Пройдет полтора десятка лет, и Набоков напишет наконец свою совершенную школьницу: «Если же закрываю глаза, вижу всего лишь застывшую часть ее образа, рекламный диапозитив, проблеск прелестной гладкой кожи с исподу ляжки, когда она, сидя и подняв высоко колено под клетчатой юбочкой, завязывает шнурок башмака».

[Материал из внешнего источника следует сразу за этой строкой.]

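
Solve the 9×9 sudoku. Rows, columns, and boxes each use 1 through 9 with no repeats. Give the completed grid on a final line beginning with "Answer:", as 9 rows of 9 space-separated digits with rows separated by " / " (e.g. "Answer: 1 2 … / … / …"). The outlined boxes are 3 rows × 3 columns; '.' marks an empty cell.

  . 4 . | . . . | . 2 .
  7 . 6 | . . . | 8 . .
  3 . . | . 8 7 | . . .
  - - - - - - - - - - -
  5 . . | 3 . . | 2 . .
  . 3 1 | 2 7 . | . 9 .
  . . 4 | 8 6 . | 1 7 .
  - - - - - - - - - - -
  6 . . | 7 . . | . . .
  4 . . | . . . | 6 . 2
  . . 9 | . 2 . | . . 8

Step 1. [r9c1∈{1}] nothing but 1 survives at r9c1. So r9c1=1.
Step 2. [r2c6∈{1,2,3,4,5,9}] 2 has one home in col 6: r2c6. So r2c6=2.
Step 3. [r1c9∈{1,3,5,6,7,9}] r1c9 is the only open cell in col 9 admitting 7, so r1c9=7.
Step 4. [r5c9∈{4,5,6}] across row 5, 6 lands solely at r5c9. So r5c9=6.
Step 5. [r4c9∈{4}] only 4 remains possible at r4c9 ⇒ r4c9=4.
Step 6. [r5c7∈{5}] nothing but 5 survives at r5c7. So r5c7=5.
Step 7. [r6c6∈{5,9}] in row 6, 5 fits only at r6c6 ⇒ r6c6=5.
Step 8. [r3c8∈{1,4,5,6}] col 8 places 6 nowhere but r3c8. So r3c8=6.
Step 9. [r4c2∈{6,7,8,9}] across row 4, 6 lands solely at r4c2. So r4c2=6.
Step 10. [r9c7∈{3,4,7}] col 7 places 7 nowhere but r9c7, so r9c7=7.
Step 11. [r9c2∈{5}] r9c2 is down to just 5, so r9c2=5.
Step 12. [r6c1∈{2,9}] in col 1, 2 fits only at r6c1, so r6c1=2.
Step 13. [r1c1∈{8,9}] across col 1, 9 lands solely at r1c1 ⇒ r1c1=9.
Step 14. [r2c2∈{1}] r2c2 has the single candidate 1 ⇒ r2c2=1.
Step 15. [r1c7∈{3}] only 3 remains possible at r1c7. So r1c7=3.
Step 16. [r2c5∈{3,4,5,9}] r2c5 is the only open cell in row 2 admitting 3, so r2c5=3.
Step 17. [r7c5∈{1,4,5,9}] 4 has one home in col 5: r7c5. So r7c5=4.
Step 18. [r1c3∈{5,8}] across row 1, 8 lands solely at r1c3 ⇒ r1c3=8.
Step 19. [r3c9∈{1,5,9}] r3c9 is the only open cell in box 3 admitting 1 ⇒ r3c9=1.
Step 20. [r7c7∈{9}] only 9 remains possible at r7c7. So r7c7=9.
Step 21. [r3c4∈{4,5,9}] 9 has one home in row 3: r3c4, so r3c4=9.
Step 22. [r9c4∈{6}] r9c4 is down to just 6 ⇒ r9c4=6.
Step 23. [r9c6∈{3}] r9c6 is down to just 3 ⇒ r9c6=3.
Step 24. [r2c4∈{4,5}] col 4 places 4 nowhere but r2c4 ⇒ r2c4=4.
Step 25. [r2c8∈{5}] r2c8 is down to just 5 ⇒ r2c8=5.
Step 26. [r3c2∈{2}] only 2 remains possible at r3c2. So r3c2=2.
Step 27. [r7c2∈{8}] r7c2 has the single candidate 8. So r7c2=8.
Step 28. [r7c6∈{1}] nothing but 1 survives at r7c6. So r7c6=1.
Step 29. [r7c8∈{3}] r7c8 has the single candidate 3, so r7c8=3.
Step 30. [r8c4∈{5}] r8c4 is down to just 5. So r8c4=5.
Step 31. [r4c5∈{1,9}] r4c5 is the only open cell in row 4 admitting 1, so r4c5=1.
Step 32. [r8c3∈{3,7}] r8c3 is the only open cell in row 8 admitting 3. So r8c3=3.
Step 33. [r8c5∈{9}] only 9 remains possible at r8c5. So r8c5=9.
Step 34. [r4c8∈{8}] r4c8 is down to just 8 ⇒ r4c8=8.
Step 35. [r9c8∈{4}] r9c8 has the single candidate 4, so r9c8=4.
Step 36. [r3c7∈{4}] nothing but 4 survives at r3c7. So r3c7=4.
Step 37. [r1c5∈{5}] r1c5 is down to just 5. So r1c5=5.
Step 38. [r6c2∈{9}] r6c2's peers cover all but 9. So r6c2=9.
Step 39. [r1c4∈{1}] r1c4 is down to just 1. So r1c4=1.
Step 40. [r3c3∈{5}] only 5 remains possible at r3c3, so r3c3=5.
Step 41. [r8c6∈{8}] r8c6 is down to just 8, so r8c6=8.
Step 42. [r7c3∈{2}] only 2 remains possible at r7c3, so r7c3=2.
Step 43. [r5c1∈{8}] r5c1 has the single candidate 8, so r5c1=8.
Step 44. [r8c8∈{1}] r8c8 is down to just 1. So r8c8=1.
Step 45. [r1c6∈{6}] only 6 remains possible at r1c6 ⇒ r1c6=6.
Step 46. [r5c6∈{4}] r5c6 is down to just 4 ⇒ r5c6=4.
Step 47. [r7c9∈{5}] r7c9's peers cover all but 5, so r7c9=5.
Step 48. [r8c2∈{7}] nothing but 7 survives at r8c2 ⇒ r8c2=7.
Step 49. [r4c3∈{7}] r4c3's peers cover all but 7, so r4c3=7.
Step 50. [r6c9∈{3}] r6c9's peers cover all but 3, so r6c9=3.
Step 51. [r4c6∈{9}] only 9 remains possible at r4c6. So r4c6=9.
Step 52. [r2c9∈{9}] only 9 remains possible at r2c9, so r2c9=9.

Answer: 9 4 8 1 5 6 3 2 7 / 7 1 6 4 3 2 8 5 9 / 3 2 5 9 8 7 4 6 1 / 5 6 7 3 1 9 2 8 4 / 8 3 1 2 7 4 5 9 6 / 2 9 4 8 6 5 1 7 3 / 6 8 2 7 4 1 9 3 5 / 4 7 3 5 9 8 6 1 2 / 1 5 9 6 2 3 7 4 8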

Как силен порыв Сережи, когда он хочет еще раз наглядеться на свою «душеньку»: «Постой, – помолчав немного, попросил я, – не надевай маску. Дай-ка я на тебя посмотрю, ведь мы с тобой давно уже не виделись. Было, очевидно, в моем лице что-то такое, от чего Нина разом притихла и смутилась. Прекрасны были ее виноватые глаза, которые глядели на меня прямо и открыто». Отсюда еще чуть-чуть до гумбертовского «и взять твою голову в мои недостойные руки, и подтянуть кверху кожу висков с обеих сторон, и поцеловать твои окитайченные глаза».
Тринадцатилетнюю Нину Половцеву, ученицу шестого класса двадцать четвертой школы, можно уверенно поместить между Девочкой из «Волшебника» и Лолитой.

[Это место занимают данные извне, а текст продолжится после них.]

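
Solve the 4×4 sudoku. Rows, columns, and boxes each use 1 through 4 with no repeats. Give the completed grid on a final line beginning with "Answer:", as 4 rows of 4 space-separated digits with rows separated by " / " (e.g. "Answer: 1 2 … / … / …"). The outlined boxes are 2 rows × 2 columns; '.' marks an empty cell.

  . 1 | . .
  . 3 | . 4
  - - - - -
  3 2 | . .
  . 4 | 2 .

Step 1. [r3c4∈{1}] r3c4 has the single candidate 1. So r3c4=1.
Step 2. [r1c4∈{2,3}] across col 4, 2 lands solely at r1c4 ⇒ r1c4=2.
Step 3. [r1c3∈{3}] r1c3 has the single candidate 3 ⇒ r1c3=3.
Step 4. [r2c3∈{1}] nothing but 1 survives at r2c3 ⇒ r2c3=1.
Step 5. [r3c3∈{4}] r3c3's peers cover all but 4 ⇒ r3c3=4.
Step 6. [r2c1∈{2}] r2c1 is down to just 2 ⇒ r2c1=2.
Step 7. [r4c1∈{1}] r4c1 is down to just 1 ⇒ r4c1=1.
Step 8. [r4c4∈{3}] r4c4 has the single candidate 3. So r4c4=3.
Step 9. [r1c1∈{4}] only 4 remains possible at r1c1, so r1c1=4.

Answer: 4 1 3 2 / 2 3 1 4 / 3 2 4 1 / 1 4 2 3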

Но здесь сопоставление выявляет, скорее, различие, чем сходство. И там, и тут есть девочка с «нимфической сущностью», «маленький смертоносный демон». Если в текстах Набокова мы смотрим на нимфеток глазами взрослого мужчины («необходима разница между девочкой и мужчиной»), то у Гайдара девочку видит ее сверстник. Сережа ей ровня, как был ровней Гумберт своей Аннабелле.

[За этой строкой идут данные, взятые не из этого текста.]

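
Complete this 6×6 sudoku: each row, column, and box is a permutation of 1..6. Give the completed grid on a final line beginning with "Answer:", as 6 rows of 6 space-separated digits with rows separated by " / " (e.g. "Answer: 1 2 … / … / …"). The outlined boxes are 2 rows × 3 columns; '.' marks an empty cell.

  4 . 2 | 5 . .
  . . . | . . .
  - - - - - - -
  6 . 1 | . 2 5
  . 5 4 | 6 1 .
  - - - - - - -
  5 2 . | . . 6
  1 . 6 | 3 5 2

Step 1. [r2c1∈{3}] r2c1 is down to just 3 ⇒ r2c1=3.
Step 2. [r2c6∈{1,4}] col 6 places 4 nowhere but r2c6, so r2c6=4.
Step 3. [r1c6∈{1,3}] across col 6, 1 lands solely at r1c6, so r1c6=1.
Step 4. [r2c5∈{6}] r2c5 has the single candidate 6 ⇒ r2c5=6.
Step 5. [r5c5∈{4}] only 4 remains possible at r5c5, so r5c5=4.
Step 6. [r1c5∈{3}] only 3 remains possible at r1c5. So r1c5=3.
Step 7. [r3c2∈{3}] only 3 remains possible at r3c2, so r3c2=3.
Step 8. [r4c6∈{3}] r4c6 is down to just 3. So r4c6=3.
Step 9. [r2c2∈{1}] r2c2 is down to just 1, so r2c2=1.
Step 10. [r1c2∈{6}] r1c2's peers cover all but 6, so r1c2=6.
Step 11. [r5c3∈{3}] only 3 remains possible at r5c3, so r5c3=3.
Step 12. [r4c1∈{2}] r4c1 has the single candidate 2. So r4c1=2.
Step 13. [r6c2∈{4}] r6c2 has the single candidate 4. So r6c2=4.
Step 14. [r3c4∈{4}] r3c4 is down to just 4. So r3c4=4.
Step 15. [r5c4∈{1}] r5c4 has the single candidate 1. So r5c4=1.
Step 16. [r2c4∈{2}] only 2 remains possible at r2c4 ⇒ r2c4=2.
Step 17. [r2c3∈{5}] only 5 remains possible at r2c3 ⇒ r2c3=5.

Answer: 4 6 2 5 3 1 / 3 1 5 2 6 4 / 6 3 1 4 2 5 / 2 5 4 6 1 3 / 5 2 3 1 4 6 / 1 4 6 3 5 2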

Но и сам Сережа находится в «нимфеточном» возрасте, повторяя взросление Лолиты: от двенадцати до четырнадцати лет. Фальшивый дядя и фальшивый отец везут куда-то своих сирот. И хотя цели у взрослых разные, они запугивают детей тривиальными способами. Сережа «виноват»: он продал Валентинину горжетку, взломал ящик с пистолетом. «Другой бы на моем месте тотчас же сообщил об этом в милицию, – говорит дядя. – Тебя бы, мошенника, забрали, арестовали и отослали в колонию… Но я добр! Я вижу, что ты раскаиваешься, что ты глуп, и я тебя не выдам. Жаль, что нет бога и тебе, дубина, некого благодарить за то, что у тебя, на счастье, такой добрый дядя».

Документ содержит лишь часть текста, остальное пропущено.